Recently, I was asked to share something that I have learned from marriage. As I was thinking on this, I asked my husband how he would answer. He said, “That’s easy. First, think hard before you act. Second, things aren’t always what they seem. And, last, gravity takes hold. ☺ In other words, I have learned what’s really important.”
He went on to explain that when you begin this journey with another person, you start out with anticipation and great expectations. Then life happens: things hurt, things take time, and much patience is needed. The bumps and bruises along the way earn your stripes, so to speak. This thing that you two create called, Home, becomes something you work very hard for and something you must fight for.
Water plus a couple of earthy ingredients makes a totally new entity called cement. Dry leaves plus enough heat in the atmosphere creates fire, a totally new entity. A marriage of two people is much greater than those two people. The two of you will begin to build a home together, an entity separate from yourselves yet made of everything you individually have. This covenant that you are walking into demands all of you and all of him.
This home will grow more and more dear to you as the years and trials, joys and sorrows click by. As you travel the road of life together you find out what is really important, what’s worth fighting for: home. This new entity becomes more important than you ever could have imagined in your “perfect marriage” scenario, greater than your expectations or anticipations ever could have satisfied.
In this fight to create and sustain the life of this home and all that is wrapped up in the word, much effort will be expended. Trust God. Trust your husband. When you struggle so desperately for something, that thing becomes more precious to you than those dreams of who you thought you would be and what you dreamed your life would look like.
Dear young lady, you really have no idea what God will do between where you sit as a newlywed and in the years to follow. Time, if God allows, will teach you perseverance and build in you the strength you need to bravely face life with all its glories and all its trials. Tenacity, determination and raw, passionate, self-sacrificing true love will blossom, nourish and sustain your home.
What a lesson! In addition to sharing the learning of this important lesson with him, I have learned another. First and foremost, I have learned that God deals very mercifully with me.
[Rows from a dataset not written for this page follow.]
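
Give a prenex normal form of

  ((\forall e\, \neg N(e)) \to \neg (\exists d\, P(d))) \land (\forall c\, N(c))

Rewrite implications/biconditionals: A → B as ¬A ∨ B.
  (\neg (\forall e\, \neg N(e)) \lor \neg (\exists d\, P(d))) \land (\forall c\, N(c))
Move each ¬ inward, flipping quantifiers it crosses:
  ((\exists e\, N(e)) \lor (\forall d\, \neg P(d))) \land (\forall c\, N(c))
All bound variables are already distinct, so no renaming is needed.
Finally move all quantifiers to the prefix:
  \exists e\, \forall d\, \forall c\, ((N(e) \lor \neg P(d)) \land N(c))

\exists e\, \forall d\, \forall c\, ((N(e) \lor \neg P(d)) \land N(c))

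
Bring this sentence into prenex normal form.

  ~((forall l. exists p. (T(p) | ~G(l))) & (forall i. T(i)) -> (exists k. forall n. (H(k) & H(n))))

Eliminate → and ↔ using ¬ and ∨.
  ~(~((forall l. exists p. (T(p) | ~G(l))) & (forall i. T(i))) | (exists k. forall n. (H(k) & H(n))))
Move each ¬ inward, flipping quantifiers it crosses:
  (forall l. exists p. (T(p) | ~G(l))) & (forall i. T(i)) & (forall k. exists n. (~H(k) | ~H(n)))
All bound variables are already distinct, so no renaming is needed.
Finally move all quantifiers to the prefix:
  forall l. exists p. forall i. forall k. exists n. ((T(p) | ~G(l)) & T(i) & (~H(k) | ~H(n)))

forall l. exists p. forall i. forall k. exists n. ((T(p) | ~G(l)) & T(i) & (~H(k) | ~H(n)))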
He has shown me the pivotal role a wife plays in the building up or tearing down of this dear and precious home.
Practically speaking, by commanding the wife in Scripture to “reverence her husband,” God is reminding me to walk humbly and gratefully with my husband.
I have learned that reverencing my husband with my words and my actions is of paramount importance to the health of our relationship. How alike is this truth to our relationship with God! Our submission to God is tied closely to our submission to our husband.
In practice, this means to speak not just softly in tone but kindly as well. Men are naturally competitive and we can incite this adversarial spirit by challenging them with our words and with our body language.
Use soft words and maintain soft body language; because life is hard enough. Smile at him. Listen to him without interruption when he speaks. Don’t demand, ask. Don’t nag, pray. Don’t challenge, respect. Don’t complain, be grateful.
As seasons of life change, Elizabeth happily remains desperately dependent upon her God. Two of her four children have now branched off to begin their own families. She is a homeschooling veteran and a faithful wife of almost 30 years.